Things I’m working on

In addition to reading Guroian, Berry, and Dreher, I have been trying to nudge my habits in a healthier direction. I’m new at this, so suggestions are welcome:

Replacing almost all of our lights with CFL’s and LED’s and opening areas up to more sunlight. If I were building from scratch, I would set up the lighting to rely exclusively on sunlight and LED’s (or whatever technology replaces it… bioluminescence?). This would mean darker evenings, but perhaps submitting our own biorhythms to that of the earth’s rotation might not be such a bad thing! It would also require almost no energy. Replacement style LED light bulbs use 1-2 watts, and while they are not bright, I find them to be bright enough. Hopefully mass production will bring the cost and down and the quality of the light (which tends to be blueish) up. [Yes, I really do dream of building a comfy cabin “off the grid”… as long as it had internet!]


The parish has begun installing new windows in the rectory. This helps with #1 and means that it takes much less oil to keep the house at a comfortable 60 degrees (well, it’s comfortable if you wear a coat…). Until local power generation comes down in cost cutting use through improved efficiency is the only real leverage we have (we’d make our own energy, but solar would cost at least $15k, wind about $10k, geo-thermal about $20k, and zoning does not allow for the splitting atoms in the basement).

Buying organic (and healthier) food and supporting stores that offer it.
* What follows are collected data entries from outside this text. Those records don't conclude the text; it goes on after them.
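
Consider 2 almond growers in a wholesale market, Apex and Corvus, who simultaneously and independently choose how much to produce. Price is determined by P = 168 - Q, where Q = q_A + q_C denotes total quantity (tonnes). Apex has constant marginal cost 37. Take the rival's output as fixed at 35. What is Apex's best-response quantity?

48

With the rival's output fixed at 35, Apex's profit is π_A = (168 - 35 - q_A)q_A - (37q_A) = (133 - q_A)q_A - (37q_A).
∂π_A/∂q_A = 96 - 2q_A = 0, so q_A = 48.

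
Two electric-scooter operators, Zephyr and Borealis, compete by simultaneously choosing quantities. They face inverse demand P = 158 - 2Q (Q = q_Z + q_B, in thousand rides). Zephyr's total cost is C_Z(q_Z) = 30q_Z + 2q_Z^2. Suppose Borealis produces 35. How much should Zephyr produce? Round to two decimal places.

7.25

With the rival's output fixed at 35, Zephyr's profit is π_Z = (158 - 2·35 - 2q_Z)q_Z - (30q_Z + 2q_Z²) = (88 - 2q_Z)q_Z - (30q_Z + 2q_Z²).
∂π_Z/∂q_Z = 58 - 8q_Z = 0, so q_Z = 29/4.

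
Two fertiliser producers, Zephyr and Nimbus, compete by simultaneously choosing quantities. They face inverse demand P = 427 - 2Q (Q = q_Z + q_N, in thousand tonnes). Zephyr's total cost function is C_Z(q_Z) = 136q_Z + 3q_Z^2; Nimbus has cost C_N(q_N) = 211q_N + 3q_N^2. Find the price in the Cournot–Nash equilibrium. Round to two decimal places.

342.50

Zephyr's profit: π_Z = (427 - 2Q)q_Z - (136q_Z + 3q_Z²). Setting ∂π_Z/∂q_Z = 0: 291 - 10q_Z - 2(q_N) = 0.
Nimbus's profit: π_N = (427 - 2Q)q_N - (211q_N + 3q_N²). Setting ∂π_N/∂q_N = 0: 216 - 10q_N - 2(q_Z) = 0.
So q_Z = (291 - 2q_N)/10 and q_N = (216 - 2q_Z)/10.
Solving the pair: q_Z = 413/16, q_N = 263/16.
Total output Q = 169/4, so price P = 427 - 2·(169/4) = 685/2.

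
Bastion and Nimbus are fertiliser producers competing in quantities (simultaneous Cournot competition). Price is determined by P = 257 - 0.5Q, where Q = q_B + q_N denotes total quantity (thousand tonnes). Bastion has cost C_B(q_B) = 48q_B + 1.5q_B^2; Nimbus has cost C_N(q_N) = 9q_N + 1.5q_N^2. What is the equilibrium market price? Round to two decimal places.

Bastion's profit: π_B = (257 - 0.5Q)q_B - (48q_B + (3/2)q_B²). Setting ∂π_B/∂q_B = 0: 209 - 4q_B - (1/2)(q_N) = 0.
Nimbus's profit: π_N = (257 - 0.5Q)q_N - (9q_N + (3/2)q_N²). Setting ∂π_N/∂q_N = 0: 248 - 4q_N - (1/2)(q_B) = 0.
Best responses: q_B = (209 - (1/2)q_N)/4, q_N = (248 - (1/2)q_B)/4.
Solving the pair: q_B = 45.2063, q_N = 56.3492.
Total output Q = 914/9, so price P = 257 - (1/2)·(914/9) = 1856/9.

206.22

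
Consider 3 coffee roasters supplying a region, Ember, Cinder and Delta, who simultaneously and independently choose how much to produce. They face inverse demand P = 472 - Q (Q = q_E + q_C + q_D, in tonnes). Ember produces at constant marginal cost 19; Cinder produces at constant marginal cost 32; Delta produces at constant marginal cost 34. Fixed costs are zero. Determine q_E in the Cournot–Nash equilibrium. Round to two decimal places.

120.25

Ember's profit: π_E = (472 - Q)q_E - (19q_E). Setting ∂π_E/∂q_E = 0: 453 - 2q_E - (q_C + q_D) = 0.
Cinder's profit: π_C = (472 - Q)q_C - (32q_C). Setting ∂π_C/∂q_C = 0: 440 - 2q_C - (q_E + q_D) = 0.
Delta's profit: π_D = (472 - Q)q_D - (34q_D). Setting ∂π_D/∂q_D = 0: 438 - 2q_D - (q_E + q_C) = 0.
Adding the 3 first-order conditions: 1331 − 4Q = 0, so Q = 1331/4.
Back-substituting: q_E = (453 − 1331/4) = 481/4, q_C = (440 − 1331/4) = 429/4, q_D = (438 − 1331/4) = 421/4.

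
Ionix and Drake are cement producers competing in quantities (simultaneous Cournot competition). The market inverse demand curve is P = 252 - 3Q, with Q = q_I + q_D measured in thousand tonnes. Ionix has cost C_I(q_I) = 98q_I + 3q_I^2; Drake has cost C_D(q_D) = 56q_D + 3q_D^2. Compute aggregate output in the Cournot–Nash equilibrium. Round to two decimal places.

Ionix's profit: π_I = (252 - 3Q)q_I - (98q_I + 3q_I²). Setting ∂π_I/∂q_I = 0: 154 - 12q_I - 3(q_D) = 0.
Drake's first-order condition: 196 - 12q_D - 3(q_I) = 0.
Best responses: q_I = (154 - 3q_D)/12, q_D = (196 - 3q_I)/12.
Solving the pair: q_I = 28/3, q_D = 14.
Total output Q = 28/3 + 14 = 70/3.

23.33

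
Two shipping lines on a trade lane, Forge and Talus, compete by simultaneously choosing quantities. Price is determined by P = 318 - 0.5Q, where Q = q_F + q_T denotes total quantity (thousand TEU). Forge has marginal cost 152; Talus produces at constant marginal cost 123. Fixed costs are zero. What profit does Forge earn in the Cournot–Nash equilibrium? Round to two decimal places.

4170.89

Forge's profit: π_F = (318 - 0.5Q)q_F - (152q_F). Setting ∂π_F/∂q_F = 0: 166 - q_F - (1/2)(q_T) = 0.
Talus's profit: π_T = (318 - 0.5Q)q_T - (123q_T). Setting ∂π_T/∂q_T = 0: 195 - q_T - (1/2)(q_F) = 0.
Best responses: q_F = (166 - (1/2)q_T), q_T = (195 - (1/2)q_F).
Solving the pair: q_F = 274/3, q_T = 448/3.
Price P = 318 - (1/2)·(722/3) = 593/3.
Forge's profit: (593/3 - 152)·(274/3) = 4170.8889.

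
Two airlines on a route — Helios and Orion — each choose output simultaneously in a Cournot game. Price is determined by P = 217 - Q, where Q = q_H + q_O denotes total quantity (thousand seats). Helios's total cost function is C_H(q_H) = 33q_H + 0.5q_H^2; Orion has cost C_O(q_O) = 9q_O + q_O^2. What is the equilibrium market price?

129

Helios's profit: π_H = (217 - Q)q_H - (33q_H + (1/2)q_H²). Setting ∂π_H/∂q_H = 0: 184 - 3q_H - (q_O) = 0.
Orion's first-order condition: 208 - 4q_O - (q_H) = 0.
Rearranging gives the reaction functions q_H = (184 - q_O)/3 and q_O = (208 - q_H)/4.
Substituting one into the other gives q_H = 48 and q_O = 40.
Total output Q = 88, so price P = 217 - 88 = 129.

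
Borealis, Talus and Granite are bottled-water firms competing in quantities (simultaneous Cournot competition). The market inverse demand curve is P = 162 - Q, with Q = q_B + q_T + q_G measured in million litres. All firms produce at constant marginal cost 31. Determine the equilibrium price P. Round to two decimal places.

63.75

Each firm earns π_i = (162 - Q)q_i - 31q_i.
Setting ∂π_i/∂q_i = 0 with rivals' quantities fixed: 131 - 2q_i - Σ_{j≠i} q_j = 0.
By symmetry each firm produces the same amount; substituting Σ_{j≠i} q_j = 2q_i yields q_i = 131/4.
Total output Q = 393/4, so price P = 162 - 393/4 = 255/4.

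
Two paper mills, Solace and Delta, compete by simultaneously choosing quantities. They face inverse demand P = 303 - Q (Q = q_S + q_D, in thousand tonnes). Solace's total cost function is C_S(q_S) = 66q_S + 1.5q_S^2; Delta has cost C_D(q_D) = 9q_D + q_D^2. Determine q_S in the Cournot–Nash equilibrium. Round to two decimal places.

34.42

Solace's profit: π_S = (303 - Q)q_S - (66q_S + (3/2)q_S²). Setting ∂π_S/∂q_S = 0: 237 - 5q_S - (q_D) = 0.
Delta's first-order condition: 294 - 4q_D - (q_S) = 0.
Rearranging gives the reaction functions q_S = (237 - q_D)/5 and q_D = (294 - q_S)/4.
Substituting one into the other gives q_S = 654/19 and q_D = 1233/19.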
Here, that means spending time at Trader Joe’s and (believe it or not) Job Lots. If we had to rely on Whole Foods or the selections at the local chains stores, we’d go broke. We also frequent Chipotle and other places that are a bit more earth-aware.
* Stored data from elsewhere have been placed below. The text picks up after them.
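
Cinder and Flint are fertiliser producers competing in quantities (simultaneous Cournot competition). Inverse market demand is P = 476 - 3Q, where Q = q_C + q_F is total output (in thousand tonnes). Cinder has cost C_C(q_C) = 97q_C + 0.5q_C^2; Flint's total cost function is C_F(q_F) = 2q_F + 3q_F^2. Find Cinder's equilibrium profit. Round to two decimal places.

6080.28

Cinder's profit: π_C = (476 - 3Q)q_C - (97q_C + (1/2)q_C²). Setting ∂π_C/∂q_C = 0: 379 - 7q_C - 3(q_F) = 0.
Flint's profit: π_F = (476 - 3Q)q_F - (2q_F + 3q_F²). Setting ∂π_F/∂q_F = 0: 474 - 12q_F - 3(q_C) = 0.
So q_C = (379 - 3q_F)/7 and q_F = (474 - 3q_C)/12.
Solving the pair: q_C = 1042/25, q_F = 727/25.
Price P = 476 - 3·(1769/25) = 263.7200.
Cinder's profit: 263.7200·(1042/25) - 97·(1042/25) - (1/2)(1042/25)² = 6080.2784.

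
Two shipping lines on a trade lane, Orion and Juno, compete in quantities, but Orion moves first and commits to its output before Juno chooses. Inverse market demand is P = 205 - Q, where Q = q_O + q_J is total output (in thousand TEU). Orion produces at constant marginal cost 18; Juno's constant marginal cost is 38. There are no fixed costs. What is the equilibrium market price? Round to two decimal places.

69.75

The follower Juno best-responds to any q_O: π_J = (205 - Q)q_J - 38q_J.
Setting the follower's marginal profit to zero, 167 - q_O - 2q_J = 0, i.e. q_J = (167 - q_O)/2.
Orion substitutes q_J(q_O) into its own profit: π_O = q_O(205 - q_O - (167 - q_O)/2) - 18q_O = (243/2 - (1/2)q_O)q_O - 18q_O.
The leader's first-order condition 207/2 - q_O = 0 yields q_O = 207/2.
Then q_J = (167 - 207/2)/2 = 127/4.
Total output Q = 541/4, so price P = 205 - 541/4 = 279/4.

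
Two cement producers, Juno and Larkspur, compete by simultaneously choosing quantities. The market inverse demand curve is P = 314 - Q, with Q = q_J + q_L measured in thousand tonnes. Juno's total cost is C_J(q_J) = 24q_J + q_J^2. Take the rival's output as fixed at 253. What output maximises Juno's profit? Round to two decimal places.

With the rival's output fixed at 253, Juno's profit is π_J = (314 - 253 - q_J)q_J - (24q_J + q_J²) = (61 - q_J)q_J - (24q_J + q_J²).
∂π_J/∂q_J = 37 - 4q_J = 0, so q_J = 37/4.

9.25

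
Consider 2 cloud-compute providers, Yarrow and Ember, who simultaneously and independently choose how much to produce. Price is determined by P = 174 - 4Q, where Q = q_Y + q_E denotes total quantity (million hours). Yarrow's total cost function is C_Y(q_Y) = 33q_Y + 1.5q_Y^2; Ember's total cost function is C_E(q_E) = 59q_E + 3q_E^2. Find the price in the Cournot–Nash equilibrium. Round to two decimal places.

Yarrow's profit: π_Y = (174 - 4Q)q_Y - (33q_Y + (3/2)q_Y²). Setting ∂π_Y/∂q_Y = 0: 141 - 11q_Y - 4(q_E) = 0.
Ember's profit: π_E = (174 - 4Q)q_E - (59q_E + 3q_E²). Setting ∂π_E/∂q_E = 0: 115 - 14q_E - 4(q_Y) = 0.
Rearranging gives the reaction functions q_Y = (141 - 4q_E)/11 and q_E = (115 - 4q_Y)/14.
Substituting one into the other gives q_Y = 757/69 and q_E = 701/138.
Total output Q = 16.0507, so price P = 174 - 4·16.0507 = 109.7971.

109.80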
Buying shares in a Community Supported Agriculture (CSA) farm’s crop. For a few hundred dollars, we get enough fruits and vegetables each week to feed a small army (time to learn the lost art of canning!). I don’t know if it saves any money, but being the friend of a real farmer is one step closer to the land than I was before. This supplements the wonderful bounty parishioners share with us (and what we’ll grow in our own garden if I ever get over what seems to be a terminal case of “Oblomovshina”.


Other random things: Driving less. Getting in better shape. Being nicer (sin and hate actually harm the world; the world is messed up because we have used our power as “little creators” to mirror our fallenness. It will be sustained in perfection when we are remade at the end of days).